Antti fabricated an aluminum belly pan too—not only to tie the design together, but also to protect the front spark plug from spray from the front tire. It’s finished off with a 3D printed grill in front, and there are 3D printed radiator covers higher up.
He kept the SV’s 17” wheels, but added wheel covers and wrapped them in Michelin supermoto tires. The front forks are stock, but they’ve been lowered, and upgraded with new internals and preload adjusters. The rear shock’s been scalped from a Kawasaki ZX-10R, and the bike now sits a couple of inches lower than stock.

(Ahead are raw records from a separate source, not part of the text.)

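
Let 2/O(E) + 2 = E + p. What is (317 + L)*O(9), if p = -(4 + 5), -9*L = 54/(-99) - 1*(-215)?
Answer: -29024/99 ≈ -293.17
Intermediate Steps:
L = -2359/99 (L = -(54/(-99) - 1*(-215))/9 = -(54*(-1/99) + 215)/9 = -(-6/11 + 215)/9 = -1/9*2359/11 = -2359/99 ≈ -23.828)
p = -9 (p = -1*9 = -9)
O(E) = 2/(-11 + E) (O(E) = 2/(-2 + (E - 9)) = 2/(-2 + (-9 + E)) = 2/(-11 + E))
(317 + L)*O(9) = (317 - 2359/99)*(2/(-11 + 9)) = 29024*(2/(-2))/99 = 29024*(2*(-1/2))/99 = (29024/99)*(-1) = -29024/99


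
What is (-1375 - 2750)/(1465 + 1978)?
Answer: -375/313 ≈ -1.1981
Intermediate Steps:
(-1375 - 2750)/(1465 + 1978) = -4125/3443 = -4125*1/3443 = -375/313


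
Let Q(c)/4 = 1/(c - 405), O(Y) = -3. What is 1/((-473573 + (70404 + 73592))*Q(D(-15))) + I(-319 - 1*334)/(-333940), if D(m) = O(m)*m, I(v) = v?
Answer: 81756127/36686314460 ≈ 0.0022285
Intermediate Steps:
D(m) = -3*m
Q(c) = 4/(-405 + c) (Q(c) = 4/(c - 405) = 4/(-405 + c))
1/((-473573 + (70404 + 73592))*Q(D(-15))) + I(-319 - 1*334)/(-333940) = 1/((-473573 + (70404 + 73592))*((4/(-405 - 3*(-15))))) + (-319 - 1*334)/(-333940) = 1/((-473573 + 143996)*((4/(-405 + 45)))) + (-319 - 334)*(-1/333940) = 1/((-329577)*((4/(-360)))) - 653*(-1/333940) = -1/(329577*(4*(-1/360))) + 653/333940 = -1/(329577*(-1/90)) + 653/333940 = -1/329577*(-90) + 653/333940 = 30/109859 + 653/333940 = 81756127/36686314460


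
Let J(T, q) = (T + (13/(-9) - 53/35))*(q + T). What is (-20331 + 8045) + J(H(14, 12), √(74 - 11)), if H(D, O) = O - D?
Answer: -3866966/315 - 1562*√7/105 ≈ -12315.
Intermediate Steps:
J(T, q) = (-932/315 + T)*(T + q) (J(T, q) = (T + (13*(-⅑) - 53*1/35))*(T + q) = (T + (-13/9 - 53/35))*(T + q) = (T - 932/315)*(T + q) = (-932/315 + T)*(T + q))
(-20331 + 8045) + J(H(14, 12), √(74 - 11)) = (-20331 + 8045) + ((12 - 1*14)² - 932*(12 - 1*14)/315 - 932*√(74 - 11)/315 + (12 - 1*14)*√(74 - 11)) = -12286 + ((12 - 14)² - 932*(12 - 14)/315 - 932*√7/105 + (12 - 14)*√63) = -12286 + ((-2)² - 932/315*(-2) - 932*√7/105 - 6*√7) = -12286 + (4 + 1864/315 - 932*√7/105 - 6*√7) = -12286 + (3124/315 - 1562*√7/105) = -3866966/315 - 1562*√7/105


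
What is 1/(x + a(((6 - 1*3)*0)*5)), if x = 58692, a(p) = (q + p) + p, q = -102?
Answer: 1/58590 ≈ 1.7068e-5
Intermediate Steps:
a(p) = -102 + 2*p (a(p) = (-102 + p) + p = -102 + 2*p)
1/(x + a(((6 - 1*3)*0)*5)) = 1/(58692 + (-102 + 2*(((6 - 1*3)*0)*5))) = 1/(58692 + (-102 + 2*(((6 - 3)*0)*5))) = 1/(58692 + (-102 + 2*((3*0)*5))) = 1/(58692 + (-102 + 2*(0*5))) = 1/(58692 + (-102 + 2*0)) = 1/(58692 + (-102 + 0)) = 1/(58692 - 102) = 1/58590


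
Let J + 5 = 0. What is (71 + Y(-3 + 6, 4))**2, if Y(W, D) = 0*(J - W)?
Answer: 5041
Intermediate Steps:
J = -5 (J = -5 + 0 = -5)
Y(W, D) = 0 (Y(W, D) = 0*(-5 - W) = 0)
(71 + Y(-3 + 6, 4))**2 = (71 + 0)**2 = 71**2 = 5041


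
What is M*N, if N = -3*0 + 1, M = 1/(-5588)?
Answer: -1/5588 ≈ -0.00017895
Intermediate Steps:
M = -1/5588 ≈ -0.00017895
N = 1 (N = 0 + 1 = 1)
M*N = -1/5588*1 = -1/5588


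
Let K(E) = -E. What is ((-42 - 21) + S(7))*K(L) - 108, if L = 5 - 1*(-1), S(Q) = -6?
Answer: 306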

Other add-ons include fork protectors, braided stainless steel hoses and tighter gearing. Antti relocated the foot pegs to sit further forward, and installed pullback risers and oversized Neken Jared Mees replica flat track bars. The throttle’s a DIY ‘quick throttle’ setup.
The number boards are custom, but Antti’s designed the bodywork to look just as good without them. There’s a projector poking out the front board, with Motogadget turn signals all-round, and a Motogadget speedo. A pair of off-the-shelf titanium mufflers adds the final touch; they’re mated to the headers via a custom-made Y-connector.
Antti handled the slick white and silver paint himself, topping it off with race numbers and mock AMA stickers. “I love all sorts of race vehicle aesthetics,” he says. “The race numbers, sponsor stickers, and no-nonsense way of making radical machines that go fast.”
“But what race bikes are not, is comfortable for everyday use. And I wanted to build something easy and fun, that doesn’t hurt your body after a few kilometers. The saddle looks hard but is actually quite comfortable to sit on—or it might be that I have got used to road racing foam seats!”
We’re not convinced about the seat being comfortable, but one thing’s for sure: this street tracker looks hella fun. More SV650 customs like this one, please.